I love frosting cakes with chocolate ganache – it’s rich and delicious, spreads smoothly onto a cake, and is ridiculously easy to make! When it sets it’s firm so it’s a good option to apply before covering a cake with fondant.
To use ganache as frosting, the quantities of chocolate and cream are equal but you can change with the consistency of the ganache to get different results, for example to decorate a cake with a drip, make chocolate truffles, or even glaze doughnuts! I have a detailed tutorial on different ways to make and use ganache here.

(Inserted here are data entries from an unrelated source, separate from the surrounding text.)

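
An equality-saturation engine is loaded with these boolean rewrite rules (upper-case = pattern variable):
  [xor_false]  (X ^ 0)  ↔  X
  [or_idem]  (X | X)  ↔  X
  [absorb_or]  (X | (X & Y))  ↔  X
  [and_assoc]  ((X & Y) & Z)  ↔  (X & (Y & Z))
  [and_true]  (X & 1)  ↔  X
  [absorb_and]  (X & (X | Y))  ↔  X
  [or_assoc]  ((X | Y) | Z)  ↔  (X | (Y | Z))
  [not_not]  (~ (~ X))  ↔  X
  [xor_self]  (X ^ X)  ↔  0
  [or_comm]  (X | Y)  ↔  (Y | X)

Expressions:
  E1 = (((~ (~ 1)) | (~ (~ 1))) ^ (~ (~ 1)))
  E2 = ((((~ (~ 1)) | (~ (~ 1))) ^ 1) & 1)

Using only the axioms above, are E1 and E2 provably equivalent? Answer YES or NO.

step 1: or_idem (→) rewrites ((~ (~ 1)) | (~ (~ 1))) into (~ (~ 1)), now ((~ (~ 1)) ^ (~ (~ 1)))
step 2: not_not (→) rewrites (~ (~ 1)) into 1, now ((~ (~ 1)) ^ 1)
step 3: not_not (→) rewrites (~ (~ 1)) into 1, now (1 ^ 1)
step 4: and_true (←) rewrites (1 ^ 1) into ((1 ^ 1) & 1)
step 5: not_not (←) rewrites 1 into (~ (~ 1)), now (((~ (~ 1)) ^ 1) & 1)
step 6: or_idem (←) rewrites (~ (~ 1)) into ((~ (~ 1)) | (~ (~ 1))), which is E2

YES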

You can use any kind of chocolate for your ganache but you might have to adjust the recipe – the recipe below is for dark or semi-sweet chocolate, which has a ratio of 1 part chocolate to 1 part cream. For white chocolate you’ll need a ratio of 3 parts chocolate to 1 part cream, for example 300g white chocolate and 100g cream.
Makes enough ganache to frost an 8″ cake
500ml of heavy cream (about 2 cups)
500g (about 3 cups) of semi-sweet or dark chocolate chips or in bar form
1. In a small saucepan over medium-low heat, heat cream until bubbles form around the sides of the pan. Do not let cream simmer or boil.
2. Meanwhile, if you’re using a bar of chocolate rather than chocolate chips, chop chocolate into equal sized pieces no bigger than 1 inch.
3. Remove cream from heat and add chocolate, using a spoon or spatula to move it around so that it is completely covered by the cream. Leave for 5 minutes.
4. Stir the cream until all of the chocolate has melted and the mixture is thick and smooth.
5. Leave to cool for 2-3 hours at room temperature or speed up the process by putting it in the fridge, stirring every 15 minutes to prevent hard lumps of chocolate forming.
6. To make frosting, whisk room temperature ganache for about 2 minutes until it lightens in colour and has a consistency slightly thicker than whipped cream.
To store, refrigerate in an airtight container for up to 1 month.